Minority Report, la brigade en moins
Tout ça à cause d’un client qui a littéralement cassé sa tirelire.
La première phrase étant établie (et de quelle manière), revenons en arrière avant de foncer de l’avant.
Comme le disait si bien Sophie Favier, ‘aujourd’hui plus qu’hier’, c’était la rentrée. Pendant les vacances, je suis relativement tranquille,ils (les boulets) sont peu nombreux à venir traîner parmi moi, reprenant des forces devant leur console de jeux et/ou internet (l’ordinateur dans la chambre d’un adolescent c’est l’équivalent de la télé dans la chambre conjugale : une très mauvaise idée pour l’épanouissement physique).

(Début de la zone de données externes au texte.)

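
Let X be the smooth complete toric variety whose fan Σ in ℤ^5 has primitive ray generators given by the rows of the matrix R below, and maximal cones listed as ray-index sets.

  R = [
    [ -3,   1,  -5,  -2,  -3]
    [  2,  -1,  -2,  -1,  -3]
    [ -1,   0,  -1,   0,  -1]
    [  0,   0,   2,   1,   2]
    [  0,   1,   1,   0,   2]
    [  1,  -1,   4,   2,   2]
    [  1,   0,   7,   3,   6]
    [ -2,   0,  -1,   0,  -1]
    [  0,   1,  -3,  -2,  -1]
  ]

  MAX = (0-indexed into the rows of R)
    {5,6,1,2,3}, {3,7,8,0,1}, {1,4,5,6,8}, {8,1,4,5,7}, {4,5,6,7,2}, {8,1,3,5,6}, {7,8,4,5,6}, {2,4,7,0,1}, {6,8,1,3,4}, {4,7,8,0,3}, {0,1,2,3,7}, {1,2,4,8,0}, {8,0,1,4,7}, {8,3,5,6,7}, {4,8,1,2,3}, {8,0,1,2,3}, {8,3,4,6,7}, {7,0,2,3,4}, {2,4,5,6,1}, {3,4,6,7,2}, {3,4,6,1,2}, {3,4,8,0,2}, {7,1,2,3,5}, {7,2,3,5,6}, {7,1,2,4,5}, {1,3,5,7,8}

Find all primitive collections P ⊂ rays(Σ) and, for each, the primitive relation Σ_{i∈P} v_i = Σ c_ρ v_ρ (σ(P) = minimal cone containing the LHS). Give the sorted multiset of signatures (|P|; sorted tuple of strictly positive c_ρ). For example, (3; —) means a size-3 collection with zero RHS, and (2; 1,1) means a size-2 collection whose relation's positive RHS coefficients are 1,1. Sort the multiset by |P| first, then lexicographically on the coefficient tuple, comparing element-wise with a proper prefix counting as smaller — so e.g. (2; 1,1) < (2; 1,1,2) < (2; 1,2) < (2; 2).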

Et aujourd’hui, outre le fait qu’ils ont débarqué en force pour acheter leur dose de mangas, ils ont surtout montré que de toute évidence ils n’ont pas profité des vacances d’hiver pour tondre la pelouse ou ramasser les feuilles des voisins (ou promener le chien de la voisine) : ils n’avaient pas un rond. Ils se sont passé le mot pour ne me payer qu’en petites (voire très petites) pièces. Evidemment, je les refuse jamais, je les imagine raclant les fonds de tiroirs (ou volant des pièces dans la boîte spéciale Bernadette) afin de collecter la somme nécessaire à l’assouvissement de leur vice bienheureux (pour moi), ce qui éveille en moi une certaine bienveillance compréhensive à leur égard. Et puis bon, comme ça j’ai des munitions pour me venger de ceux qui me paient un manga à 4.5 € avec un billet de 100€ sans même rougir (ce qui m’arrange, dans le fond, vu que ça me fait au final moins de billets à compter le soir, mais c’est une question de principes). Alors quand ce dernier m’annonce tout penaud qu’il est désolé, qu’il n’a que des pièces rouges, que c’est pas sa faute, que c’est parce qu’il n’a pas eu d’argent de poche ce mois-ci pour cause de résultats scolaires insuffisants (‘heu c’est un peu ta faute quand même du coup non ?’ ‘ah oui’), je n’ai pas le cœur à lui faire remarquer qu’il est bien gentil mais que j’ai pas que ça à faire moi que de compter 4€ en pièces rouges et que j’ai un café là bas que j’ai pas eu le temps de rapatrier au comptoir par sa faute et qui me tend les bras, la caféine suppliant d’intégrer mes canaux sanguins (suis pas persuadé de la description médicale du processus).
Bref, les pièces furent comptées, elles ont pris place dans la petite case ‘pièces rouges’ de ma caisse qui déborde à présent, je peux aller prendre mon café tiède (pas grave, je le bois tiède de toute façon, mais j’aime bien me faire plaindre parce que je fais trop bien mon boulot et que je suis trop gentil avec mes clients), sauf que mon rythme est totalement altéré, et je me retrouve avec mon café dans les mains (enfin la main, plutôt, je tiens pas mon gobelet avec les deux mains, ça ferait un peu bizarre, et je suis pas là pour avoir l’air bizarre, le café c’est comme la cigarette, ça sert à donner de la contenance aux faibles) au lieu de sur le comptoir, direction les mangas d’occasion, je dois remettre du Naruto là où tout le monde pourra les voir et les adopter.
Je me dis alors qu’il vaut mieux pas que je pose mon gobelet là au milieu des bacs d’occasion, que c’est un coup à le renverser (splotch), va plutôt le poser sur le comptoir, oh et puis non, je le pose là, c’est bon, je ferai attention, j’ai plus cinq ans (officiellement) et j’ai vraiment amélioré ma dextérité depuis que j’ai renversé un pot de peinture sur ma moquette hier après-midi.
Evidemment, cinq secondes après ces réflexions pleines de bon sens, je renversais mon café sur ces pauvres mangas qui ne demandaient pas tant d’attention de ma part. Splotch. Je me console comme je peux, en essuyant ces livres irrécupérables avec un Sopalin et en me disant que mes talents de devins sont assez exceptionnels. Dommage que je sois aussi crétin.